Located in the tiny village of Petit-Fays, near Bièvre, in the south of the province of Namur in Belgium, the P’tit Faystival is one of the most unlikely places to stumble across a day of alternative rock and indie acts.
Now in its 15th year, the action takes place around the village square under the gaze of the 1879 Sainte-Barbe church, and in a large marquee which stays open till 6am.
Folk band play under a tree by the village square.
The main festival area with the band marquee to the right.
The splendid church.
On the ‘main’ stage, an experimental artist employs loops and sound effects.
Men were instructed to pee… somewhere.
The band were put up in the houses of kind locals. This is the scene one minute’s walk away from the festival.
This is where the keyboard player and I stayed.
Walking back to the festival.
This curious game involved spinning a hammer around and then thumping the nail into the log.
A huge communal paella was prepared over a log fire, with veggie options available nearby.
Late afternoon in the square.
Here’s the admin crew keeping things running smoothly!
A look around the village.
Experimental sound artist.
A local artist gets involved.
The locals were in a good mood after the World Cup result.
Relaxing in the sun.
The band stage inside the marquee.
Crowd for the Monochrome Set.
The audience were amazing. We had a proper mosh pit going for most of the set!

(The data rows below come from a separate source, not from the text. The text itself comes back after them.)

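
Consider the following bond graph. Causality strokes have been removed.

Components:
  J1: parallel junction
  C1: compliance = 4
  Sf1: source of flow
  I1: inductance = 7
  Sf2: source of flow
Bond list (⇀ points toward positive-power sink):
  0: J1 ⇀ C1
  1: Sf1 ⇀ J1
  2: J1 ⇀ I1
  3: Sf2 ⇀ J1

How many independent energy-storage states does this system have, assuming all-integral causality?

2  (C1, I1 all integral)

b1 stroke at Sf1  (Sf1 fixes flow; stroke at Sf1)
b3 stroke at Sf2  (source Sf2 imposes f)
b0 stroke at J1  (prefer integral on C1)
b2 stroke at I1  (0-jn J1 has e-setter on 0)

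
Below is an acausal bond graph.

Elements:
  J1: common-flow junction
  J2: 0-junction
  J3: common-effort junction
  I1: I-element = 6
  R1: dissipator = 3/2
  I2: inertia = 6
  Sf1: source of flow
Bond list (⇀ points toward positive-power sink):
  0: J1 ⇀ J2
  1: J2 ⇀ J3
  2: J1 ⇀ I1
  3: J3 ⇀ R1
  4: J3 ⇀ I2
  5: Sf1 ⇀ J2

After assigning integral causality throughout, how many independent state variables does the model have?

b5 →Sf1  (Sf1 (Sf) sets flow on bond)
b2 →I1  (prefer integral on I1)
b0 →J1  (J1: bond 2 brought flow, rest push out)
b1 →J2  (J2: last free bond brings effort in)
b4 →I2  (I2 outputs flow p/I2)
b3 →J3  (J3: last free bond brings effort in)

2  (I1, I2 all integral)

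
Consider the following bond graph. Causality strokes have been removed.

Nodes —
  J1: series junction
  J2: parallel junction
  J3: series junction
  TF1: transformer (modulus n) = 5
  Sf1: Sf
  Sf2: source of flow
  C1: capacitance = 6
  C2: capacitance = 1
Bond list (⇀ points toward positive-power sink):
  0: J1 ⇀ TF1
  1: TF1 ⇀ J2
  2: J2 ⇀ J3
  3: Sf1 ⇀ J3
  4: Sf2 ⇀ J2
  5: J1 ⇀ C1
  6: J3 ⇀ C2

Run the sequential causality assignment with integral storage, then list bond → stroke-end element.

bond 3 stroke at Sf1  (Sf1 (Sf) sets flow on bond)
bond 4 stroke at Sf2  (Sf2 fixes flow; stroke at Sf2)
bond 2 stroke at J3  (J3 flow already set via bond 3)
bond 6 stroke at J3  (J3: bond 3 brought flow, rest push out)
bond 1 stroke at J2  (J2: last free bond brings effort in)
bond 0 stroke at TF1  (TF1: transformer flips bond 1)
bond 5 stroke at J1  (1-jn J1 has f-setter on 0)

β0 →TF1
β1 →J2
β2 →J3
β3 →Sf1
β4 →Sf2
β5 →J1
β6 →J3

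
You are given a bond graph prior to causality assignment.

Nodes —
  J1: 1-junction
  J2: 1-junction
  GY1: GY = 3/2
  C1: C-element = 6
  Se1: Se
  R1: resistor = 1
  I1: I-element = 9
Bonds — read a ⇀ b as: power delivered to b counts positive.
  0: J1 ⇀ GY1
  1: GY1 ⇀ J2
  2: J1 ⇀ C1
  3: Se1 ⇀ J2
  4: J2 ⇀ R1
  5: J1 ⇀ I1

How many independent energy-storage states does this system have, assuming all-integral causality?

2  (C1, I1 all integral)

bond 3 |J2  (Se1: effort source, stroke at far end)
bond 2 |J1  (C1 integral (e out))
bond 5 |I1  (I1 integral (f out))
bond 0 |J1  (common-f at J1 fixed by 5)
bond 1 |J2  (GY GY1: same side as bond 0)
bond 4 |R1  (closing 1-jn rule on J2)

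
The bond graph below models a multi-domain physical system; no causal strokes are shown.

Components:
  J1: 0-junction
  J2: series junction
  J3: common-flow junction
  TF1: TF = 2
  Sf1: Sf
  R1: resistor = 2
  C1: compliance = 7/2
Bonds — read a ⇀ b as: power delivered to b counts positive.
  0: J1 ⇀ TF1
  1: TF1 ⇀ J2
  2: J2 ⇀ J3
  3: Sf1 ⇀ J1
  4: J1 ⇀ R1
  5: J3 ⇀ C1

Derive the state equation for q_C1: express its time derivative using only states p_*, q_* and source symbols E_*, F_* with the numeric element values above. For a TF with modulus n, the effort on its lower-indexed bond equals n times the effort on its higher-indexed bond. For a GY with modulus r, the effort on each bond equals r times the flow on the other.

dq_C1/dt = 2*F_Sf1 - 4*q_C1/7

b3 stroke at Sf1  (source Sf1 imposes f)
b5 stroke at J3  (C1 integral (e out))
b2 stroke at J2  (J3: last free bond brings flow in)
b1 stroke at TF1  (J2: last free bond brings flow in)
b0 stroke at J1  (TF1: transformer flips bond 1)
b4 stroke at R1  (J1: bond 0 brought effort, rest push out)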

The soundcrew were fine chaps.
After we finished, the DJ played a wildly eccentric set, which went from the Pixies to sub-Eurovision Belgium oompah, and it sent the crowds into a frenzy!
Singing along. The party went on till 6am.
The view next morning.
Some of the old ladies in the village were selling waffles, home made jam and coffee.
Abandoned goods yard at Graide station.
Waiting for the train.
Goodbye Belgium – and thank you to the organisers of P’Tit Faystival – it was amazing!